Note for the future: Add some optimistic locking for late arrivals.

rakyll avatar Mar 02 '14 22:03 rakyll

It's not really duplicated code. It's more a formalization of what the JS is already doing, plus separating the presentation layer (a mess of JS libraries and the DOM) from the actual data model. It's possible to make the front end data model look identical (in JSON form) to the ui package's data model (while it's not possible to make the ui package's data model look like the DOM). In the long run this could simplify a lot of stuff.

A motivating example: the jsPlumb library lets you handle a "connected" event when a connection is made between two endpoints. In the event handler we send a message to the back end to create the connection. But that event handler fires regardless of whether the user made the connection or the the connection was created programmatically after receiving a "connect" message from the back end. jsPlumb provides no way to tell the two situations apart, so in both cases a "connect' message is sent to the back end. In the latter case this is a redundant message (which the server handles gracefully, but I don't think it should be happening at all).

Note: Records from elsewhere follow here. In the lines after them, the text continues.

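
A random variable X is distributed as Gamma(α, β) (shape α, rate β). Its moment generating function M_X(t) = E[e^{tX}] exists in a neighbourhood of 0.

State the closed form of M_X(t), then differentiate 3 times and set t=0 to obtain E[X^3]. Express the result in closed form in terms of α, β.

M_X(t) = (β/(β - t))^α
dM/dt = -α*β^α*(1/(β - t))^α/(-β + t)
d^2M/dt^2 = (α^2*β^α*(1/(β - t))^α + α*β^α*(1/(β - t))^α)/(β^2 - 2*β*t + t^2)
d^3M/dt^3 = (-α^3*β^α*(1/(β - t))^α - 3*α^2*β^α*(1/(β - t))^α - 2*α*β^α*(1/(β - t))^α)/(-β^3 + 3*β^2*t - 3*β*t^2 + t^3)

E[X^3] = d^3M/dt^3 |_{t=0} = α*(α^2 + 3*α + 2)/β^3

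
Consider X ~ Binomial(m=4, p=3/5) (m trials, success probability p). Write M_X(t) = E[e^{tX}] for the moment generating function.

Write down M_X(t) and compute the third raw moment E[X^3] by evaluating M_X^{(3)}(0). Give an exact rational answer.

E[X^3] = d^3M/dt^3 |_{t=0} = 2568/125

M_X(t) = (3*e^(t)/5 + 2/5)^4
dM/dt = 324*e^(4*t)/625 + 648*e^(3*t)/625 + 432*e^(2*t)/625 + 96*e^(t)/625
d^2M/dt^2 = 1296*e^(4*t)/625 + 1944*e^(3*t)/625 + 864*e^(2*t)/625 + 96*e^(t)/625
d^3M/dt^3 = 5184*e^(4*t)/625 + 5832*e^(3*t)/625 + 1728*e^(2*t)/625 + 96*e^(t)/625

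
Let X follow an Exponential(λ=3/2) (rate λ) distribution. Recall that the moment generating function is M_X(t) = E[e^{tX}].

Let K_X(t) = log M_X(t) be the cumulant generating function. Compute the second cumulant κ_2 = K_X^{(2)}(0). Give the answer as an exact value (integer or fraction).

M_X(t) = 3/(2*(3/2 - t))
K_X(t) = log M_X(t) = -log(3/2 - t) - log(2) + log(3)
K^(2)(t) = 4/(4*t^2 - 12*t + 9)

κ_2 = K^(2)(0) = 4/9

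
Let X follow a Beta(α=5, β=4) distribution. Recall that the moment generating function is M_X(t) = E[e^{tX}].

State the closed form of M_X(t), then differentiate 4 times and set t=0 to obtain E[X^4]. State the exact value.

E[X^4] = M^(4)(0) = 14/99

M_X(t) = ₁F₁(5; 9; t)
M^(4)(t) = 14*₁F₁(9; 13; t)/99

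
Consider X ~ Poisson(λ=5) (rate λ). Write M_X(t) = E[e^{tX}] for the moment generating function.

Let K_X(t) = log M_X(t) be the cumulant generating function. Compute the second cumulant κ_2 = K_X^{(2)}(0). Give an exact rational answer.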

As the program becomes more complex, I can only see these kinds of interactions getting messier.

nf avatar Mar 02 '14 22:03 nf

But that event handler fires regardless of whether the user made the connection or the the connection was created programmatically after receiving a "connect" message from the back end.

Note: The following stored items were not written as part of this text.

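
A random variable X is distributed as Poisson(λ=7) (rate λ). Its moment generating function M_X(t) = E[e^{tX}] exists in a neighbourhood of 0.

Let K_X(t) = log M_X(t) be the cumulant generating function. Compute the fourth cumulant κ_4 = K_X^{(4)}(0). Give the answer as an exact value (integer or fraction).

κ_4 = K^(4)(0) = 7

M_X(t) = e^(7*e^(t) - 7)
K_X(t) = log M_X(t) = 7*e^(t) - 7
K^(4)(t) = 7*e^(t)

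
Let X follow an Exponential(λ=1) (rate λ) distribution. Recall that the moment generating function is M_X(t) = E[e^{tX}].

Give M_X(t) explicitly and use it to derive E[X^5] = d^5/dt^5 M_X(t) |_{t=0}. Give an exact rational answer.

E[X^5] = D^5[M](0) = 120

M_X(t) = 1/(1 - t)
D^5[M](t) = 120/(t^6 - 6*t^5 + 15*t^4 - 20*t^3 + 15*t^2 - 6*t + 1)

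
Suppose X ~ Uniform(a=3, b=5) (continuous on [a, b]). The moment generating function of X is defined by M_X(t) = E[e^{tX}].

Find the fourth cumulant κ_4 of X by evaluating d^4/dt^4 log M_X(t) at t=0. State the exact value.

κ_4 = K′′′′(0) = -2/15

M_X(t) = (e^(5*t) - e^(3*t))/(2*t)
K_X(t) = log M_X(t) = -log(t) + log(e^(5*t) - e^(3*t)) - log(2)
K′(t) = (5*t*e^(2*t) - 3*t - e^(2*t) + 1)/(t*e^(2*t) - t)
K′′(t) = (-4*t^2*e^(2*t) + e^(4*t) - 2*e^(2*t) + 1)/(t^2*e^(4*t) - 2*t^2*e^(2*t) + t^2)
K′′′(t) = (8*t^3*e^(4*t) + 8*t^3*e^(2*t) - 2*e^(6*t) + 6*e^(4*t) - 6*e^(2*t) + 2)/(t^3*e^(6*t) - 3*t^3*e^(4*t) + 3*t^3*e^(2*t) - t^3)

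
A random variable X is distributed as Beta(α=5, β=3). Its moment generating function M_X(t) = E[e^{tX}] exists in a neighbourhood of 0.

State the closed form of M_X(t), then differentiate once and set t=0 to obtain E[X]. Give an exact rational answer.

M_X(t) = ₁F₁(5; 8; t)
M^(1)(t) = 5*₁F₁(6; 9; t)/8

E[X] = M^(1)(0) = 5/8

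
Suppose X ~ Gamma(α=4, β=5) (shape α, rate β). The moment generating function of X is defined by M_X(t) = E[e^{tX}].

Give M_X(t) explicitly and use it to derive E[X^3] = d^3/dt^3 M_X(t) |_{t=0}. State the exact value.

M_X(t) = 625/(5 - t)^4
M′(t) = -2500/(t^5 - 25*t^4 + 250*t^3 - 1250*t^2 + 3125*t - 3125)
M′′(t) = 12500/(t^6 - 30*t^5 + 375*t^4 - 2500*t^3 + 9375*t^2 - 18750*t + 15625)
M′′′(t) = -75000/(t^7 - 35*t^6 + 525*t^5 - 4375*t^4 + 21875*t^3 - 65625*t^2 + 109375*t - 78125)

E[X^3] = M′′′(0) = 24/25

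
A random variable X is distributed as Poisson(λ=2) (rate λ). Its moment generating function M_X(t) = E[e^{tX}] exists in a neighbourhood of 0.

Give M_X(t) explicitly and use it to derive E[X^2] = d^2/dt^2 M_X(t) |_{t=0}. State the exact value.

E[X^2] = M′′(0) = 6

M_X(t) = e^(2*e^(t) - 2)
M′(t) = 2*e^(-2)*e^(t)*e^(2*e^(t))
M′′(t) = (4*e^(2*t)*e^(2*e^(t)) + 2*e^(t)*e^(2*e^(t)))*e^(-2)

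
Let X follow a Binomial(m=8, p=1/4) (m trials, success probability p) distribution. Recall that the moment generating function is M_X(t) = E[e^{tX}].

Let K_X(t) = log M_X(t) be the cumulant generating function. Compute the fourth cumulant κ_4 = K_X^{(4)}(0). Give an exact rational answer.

M_X(t) = (e^(t)/4 + 3/4)^8
K_X(t) = log M_X(t) = 8*log(e^(t)/4 + 3/4)
K′(t) = 8*e^(t)/(e^(t) + 3)
K′′(t) = 24*e^(t)/(e^(2*t) + 6*e^(t) + 9)
K′′′(t) = (-24*e^(2*t) + 72*e^(t))/(e^(3*t) + 9*e^(2*t) + 27*e^(t) + 27)
K′′′′(t) = (24*e^(3*t) - 288*e^(2*t) + 216*e^(t))/(e^(4*t) + 12*e^(3*t) + 54*e^(2*t) + 108*e^(t) + 81)

κ_4 = K′′′′(0) = -3/16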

I guess this is why front-end thinks the graph has changed after a fresh load and warns if I want to load another graph. Agreed that it's going to be more complicated as code grows not to have the full graph on the client side and try to implement features that require diffing, patching, re-rendering, etc.

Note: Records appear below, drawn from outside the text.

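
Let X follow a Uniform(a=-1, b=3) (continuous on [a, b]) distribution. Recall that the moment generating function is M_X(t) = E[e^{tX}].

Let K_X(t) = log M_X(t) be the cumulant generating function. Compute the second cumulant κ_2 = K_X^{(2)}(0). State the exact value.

M_X(t) = (e^(3*t) - e^(-t))/(4*t)
K_X(t) = log M_X(t) = -log(t) + log(e^(3*t) - e^(-t)) - 2*log(2)
K′(t) = (3*t*e^(4*t) + t - e^(4*t) + 1)/(t*e^(4*t) - t)
K′′(t) = (-16*t^2*e^(4*t) + e^(8*t) - 2*e^(4*t) + 1)/(t^2*e^(8*t) - 2*t^2*e^(4*t) + t^2)

κ_2 = K′′(0) = 4/3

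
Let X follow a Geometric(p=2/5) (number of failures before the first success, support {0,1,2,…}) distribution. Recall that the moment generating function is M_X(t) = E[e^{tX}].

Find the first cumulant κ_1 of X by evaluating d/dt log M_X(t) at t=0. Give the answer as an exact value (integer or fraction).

κ_1 = K^(1)(0) = 3/2

M_X(t) = 2/(5*(1 - 3*e^(t)/5))
K_X(t) = log M_X(t) = -log(1 - 3*e^(t)/5) - log(5) + log(2)
K^(1)(t) = -3*e^(t)/(3*e^(t) - 5)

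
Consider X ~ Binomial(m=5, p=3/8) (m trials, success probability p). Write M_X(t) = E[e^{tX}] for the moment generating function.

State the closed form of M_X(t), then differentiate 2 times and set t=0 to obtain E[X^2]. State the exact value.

E[X^2] = M′′(0) = 75/16

M_X(t) = (3*e^(t)/8 + 5/8)^5
M′(t) = 1215*e^(5*t)/32768 + 2025*e^(4*t)/8192 + 10125*e^(3*t)/16384 + 5625*e^(2*t)/8192 + 9375*e^(t)/32768
M′′(t) = 6075*e^(5*t)/32768 + 2025*e^(4*t)/2048 + 30375*e^(3*t)/16384 + 5625*e^(2*t)/4096 + 9375*e^(t)/32768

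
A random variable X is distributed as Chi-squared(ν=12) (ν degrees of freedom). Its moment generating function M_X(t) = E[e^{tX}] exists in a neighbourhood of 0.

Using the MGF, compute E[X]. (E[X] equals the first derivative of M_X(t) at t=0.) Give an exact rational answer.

E[X] = dM/dt |_{t=0} = 12

M_X(t) = (1 - 2*t)^(-6)
dM/dt = -12/(128*t^7 - 448*t^6 + 672*t^5 - 560*t^4 + 280*t^3 - 84*t^2 + 14*t - 1)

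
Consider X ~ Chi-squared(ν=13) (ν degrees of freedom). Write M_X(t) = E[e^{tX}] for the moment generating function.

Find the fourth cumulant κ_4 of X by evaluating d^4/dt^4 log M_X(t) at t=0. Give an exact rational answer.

M_X(t) = (1 - 2*t)^(-13/2)
K_X(t) = log M_X(t) = -13*log(1 - 2*t)/2
K′(t) = -13/(2*t - 1)
K′′(t) = 26/(4*t^2 - 4*t + 1)
K′′′(t) = -104/(8*t^3 - 12*t^2 + 6*t - 1)
K′′′′(t) = 624/(16*t^4 - 32*t^3 + 24*t^2 - 8*t + 1)

κ_4 = K′′′′(0) = 624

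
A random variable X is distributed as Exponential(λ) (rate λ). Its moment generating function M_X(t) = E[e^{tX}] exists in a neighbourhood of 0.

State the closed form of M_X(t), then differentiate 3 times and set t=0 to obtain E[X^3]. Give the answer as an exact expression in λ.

E[X^3] = M′′′(0) = 6/λ^3

M_X(t) = λ/(λ - t)
M′(t) = λ/(λ^2 - 2*λ*t + t^2)
M′′(t) = -2*λ/(-λ^3 + 3*λ^2*t - 3*λ*t^2 + t^3)
M′′′(t) = 6*λ/(λ^4 - 4*λ^3*t + 6*λ^2*t^2 - 4*λ*t^3 + t^4)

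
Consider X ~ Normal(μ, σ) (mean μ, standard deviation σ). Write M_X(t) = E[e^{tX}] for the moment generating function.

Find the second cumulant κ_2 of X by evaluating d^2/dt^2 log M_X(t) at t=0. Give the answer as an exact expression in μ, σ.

M_X(t) = e^(μ*t + σ^2*t^2/2)
K_X(t) = log M_X(t) = μ*t + σ^2*t^2/2
D^2[K](t) = σ^2

κ_2 = D^2[K](0) = σ^2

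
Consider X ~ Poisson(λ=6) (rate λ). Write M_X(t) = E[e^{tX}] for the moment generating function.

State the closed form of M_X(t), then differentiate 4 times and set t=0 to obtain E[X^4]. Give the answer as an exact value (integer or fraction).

E[X^4] = M^(4)(0) = 2850

M_X(t) = e^(6*e^(t) - 6)
M^(4)(t) = (1296*e^(4*t)*e^(6*e^(t)) + 1296*e^(3*t)*e^(6*e^(t)) + 252*e^(2*t)*e^(6*e^(t)) + 6*e^(t)*e^(6*e^(t)))*e^(-6)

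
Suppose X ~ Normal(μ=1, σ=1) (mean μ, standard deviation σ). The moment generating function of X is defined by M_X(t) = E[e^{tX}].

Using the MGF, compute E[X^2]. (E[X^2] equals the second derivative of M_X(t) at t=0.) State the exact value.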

Do you think that incremental updates to the server is necessary? Why not updating the server with the current state of the full graph? I don't like the possibility of having two different states that are unable to sync with each other.

rakyll avatar Mar 02 '14 23:03 rakyll

I would prefer that the server is the source of truth, and that each client sends incremental updates to the server, and the server sends incremental updates to the client (with a full update on load/reconnect, of course). The websocket wire format will probably need to change (or be re-designed) to accommodate this. I share your concerns about the front and back ends falling out of sync, but I think if the design is clean enough we won't need to worry about it.

I would prefer the back end clobber the front end changes than vice versa. At least then the user is seeing what they're hearing.

Ultimately I want multiple people to be able to collaborate in real time on the same patch. Also I would like to be able to swap the front end out entirely (to turn it into an Android or iPhone app, for example). A clean abstraction on the front end and a protocol to sync it with the back end will make this easy.

nf avatar Mar 02 '14 23:03 nf

Note that I don't want to go overboard here and implement OT. Simple at this stage is fine.

nf avatar Mar 02 '14 23:03 nf

Please let me know when you address these issues, and fix the data model. I'd like to contribute, but there are many long term plans you have I can't foresee.

rakyll avatar Mar 03 '14 01:03 rakyll

Understood. FWIW this front end data model thing is on the top of my mind, having done a bunch of UI work over the weekend, so I'll be addressing this very soon.

nf avatar Mar 03 '14 01:03 nf

I've just finished a large-scale refactoring of the front- and back-ends UI layers. It should be ready for you to tackle these issues, if you're still interested.

nf avatar Mar 06 '14 08:03 nf

@nf, your front-end data model contains circular references, element references, etc. Not a perfect scene to start working on serialization :(

rakyll avatar Mar 15 '14 22:03 rakyll

@rakyll if you exempt the ui and el fields then the rest of Object can be easily serialized. Open to suggestions the best way to separate that. I'm still not totally happy with the front-end stuff but it's better than it was. If you want to hack on it further please do.

nf avatar Mar 15 '14 22:03 nf

I will try to get rid of Sigourney.Object.prototype.ui and Sigourney.Object.prototype.el. It looks like Sigourney.Object.name is already a unique identifier.

rakyll avatar Mar 15 '14 22:03 rakyll

Thanks. I hate JS. I guess that shows.